Suppose $R$ is a commutative ring and $I$ is a maximal ideal. Let $M = R^m$ and $N=R^n$ be finitely generated $R$-modules. Suppose $\varphi: M \to N$ and $\phi: M/IM \to N/IN$ are module homomorphisms, where $\phi(\overline{m}) = \overline{\varphi(m)}$.
Prove that if $\varphi$ (and thus $\phi$) is surjective, then $n \leq m$.
Why do we need to use $\phi$? Isn't it impossible for every $(b_1,\dots,b_n) \in R^n$ to have a corresponding $(a_1,\dots,a_m) \in R^m$ such that $\varphi\bigg((a_1,\dots,a_m)\bigg) = (b_1,\dots,b_n)$ if $n \not\leq m$.

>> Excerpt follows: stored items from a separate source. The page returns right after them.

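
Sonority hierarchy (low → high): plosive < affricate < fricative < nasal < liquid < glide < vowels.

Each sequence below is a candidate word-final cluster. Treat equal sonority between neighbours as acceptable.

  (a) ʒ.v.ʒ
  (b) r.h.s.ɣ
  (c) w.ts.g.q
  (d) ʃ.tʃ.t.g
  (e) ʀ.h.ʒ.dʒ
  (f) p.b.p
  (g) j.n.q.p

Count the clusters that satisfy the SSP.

(a) sonority 3-3-3: well-formed.
(b) sonority 5-3-3-3: well-formed.
(c) sonority 6-2-1-1: well-formed.
(d) sonority 3-2-1-1: well-formed.
(e) sonority 5-3-3-2: well-formed.
(f) sonority 1-1-1: well-formed.
(g) sonority 6-4-1-1: well-formed.

7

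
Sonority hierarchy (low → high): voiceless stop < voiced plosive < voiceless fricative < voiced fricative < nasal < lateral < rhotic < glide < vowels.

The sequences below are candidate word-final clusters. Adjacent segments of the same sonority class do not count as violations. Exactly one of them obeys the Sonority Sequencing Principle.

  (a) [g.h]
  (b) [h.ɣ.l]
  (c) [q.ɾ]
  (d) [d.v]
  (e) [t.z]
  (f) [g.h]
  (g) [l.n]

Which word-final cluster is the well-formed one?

(a) [g.h]: profile 2-3 — violates.
(b) [h.ɣ.l]: profile 3-4-6 — violates.
(c) [q.ɾ]: profile 1-7 — violates.
(d) [d.v]: profile 2-4 — violates.
(e) [t.z]: profile 1-4 — violates.
(f) [g.h]: profile 2-3 — violates.
(g) [l.n]: profile 6-5 — obeys.

g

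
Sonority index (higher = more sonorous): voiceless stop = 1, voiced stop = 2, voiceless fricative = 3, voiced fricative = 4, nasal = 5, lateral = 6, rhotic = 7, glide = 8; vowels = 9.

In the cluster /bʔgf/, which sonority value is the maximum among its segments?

3

/b/ is a voiced stop (sonority 2).
/ʔ/ is a voiceless stop (sonority 1).
/g/ is a voiced stop (sonority 2).
/f/ is a voiceless fricative (sonority 3).
The maximum is 3.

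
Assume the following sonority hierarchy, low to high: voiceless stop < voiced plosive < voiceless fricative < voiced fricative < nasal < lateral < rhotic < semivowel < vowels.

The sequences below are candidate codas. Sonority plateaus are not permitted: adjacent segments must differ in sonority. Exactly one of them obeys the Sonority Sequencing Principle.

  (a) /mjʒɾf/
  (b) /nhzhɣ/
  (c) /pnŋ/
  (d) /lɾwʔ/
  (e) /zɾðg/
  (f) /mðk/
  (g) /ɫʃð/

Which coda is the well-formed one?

(a) 5-8-4-7-3 → violates
(b) 5-3-4-3-4 → violates
(c) 1-5-5 → violates
(d) 6-7-8-1 → violates
(e) 4-7-4-2 → violates
(f) 5-4-1 → obeys
(g) 6-3-4 → violates

f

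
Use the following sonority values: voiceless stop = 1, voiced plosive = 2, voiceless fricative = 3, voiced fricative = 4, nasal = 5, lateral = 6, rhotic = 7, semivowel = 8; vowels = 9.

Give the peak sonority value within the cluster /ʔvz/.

4

/ʔ/ — voiceless stop, sonority 1.
/v/ — voiced fricative, sonority 4.
/z/ — voiced fricative, sonority 4.
The maximum is 4.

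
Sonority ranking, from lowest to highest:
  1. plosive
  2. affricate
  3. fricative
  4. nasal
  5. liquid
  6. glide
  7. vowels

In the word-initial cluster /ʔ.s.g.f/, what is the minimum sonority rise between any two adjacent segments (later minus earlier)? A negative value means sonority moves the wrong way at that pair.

/ʔ/: plosive = 1.
/s/: fricative = 3.
/g/: plosive = 1.
/f/: fricative = 3.
/ʔ/→/s/: change +2.
/s/→/g/: change -2.
/g/→/f/: change +2.
Minimum = -2.

-2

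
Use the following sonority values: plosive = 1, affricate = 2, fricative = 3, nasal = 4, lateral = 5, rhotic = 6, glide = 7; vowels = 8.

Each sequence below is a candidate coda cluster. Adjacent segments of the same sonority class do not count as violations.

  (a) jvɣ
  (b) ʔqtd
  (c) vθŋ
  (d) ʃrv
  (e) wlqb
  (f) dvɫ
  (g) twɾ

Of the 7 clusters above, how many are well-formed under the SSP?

(a) sonority 7-3-3: well-formed.
(b) sonority 1-1-1-1: well-formed.
(c) sonority 3-3-4: ill-formed.
(d) sonority 3-6-3: ill-formed.
(e) sonority 7-5-1-1: well-formed.
(f) sonority 1-3-5: ill-formed.
(g) sonority 1-7-6: ill-formed.

3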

The modules $\bar{M}=M/IM$ and $\bar{N}=N/IN$ are in a natural fashion vector spaces over the field $R/I$ and $\phi$ is a linear map.
Note that $\bar{M}$ is generated by $m$ elements, namely $\overline{e_i}=e_i+IM$, $i=1,2,\dots,m$, where $e_i$ is the element of $R^n$ having $1$ in the $i$-th component and zero elsewhere.
Suppose $\overline{a_1}=a_1+I,\dots,\overline{a_m}=a_m+I\in R/I$ and $$ \overline{0}=\sum_{i=1}^m \overline{a_i}\,\overline{e_i} $$ This translates into $$ \sum_{i=1}^m a_ie_i=(a_1,a_2,\dots,a_m)\in IR^n $$ Thus $a_i\in I$ and therefore $\overline{a_i}=\overline{0}$, for $i=1,2,\dots,m$.
Hence $\{\overline{e_1},\overline{e_2},\dots,\overline{e_m}\}$ is a basis for $\bar{M}$ and $\dim\bar{M}=m$. Similarly, $\dim\bar{N}=n$. The result then follows from the standard rank-nullity theorem for vector spaces.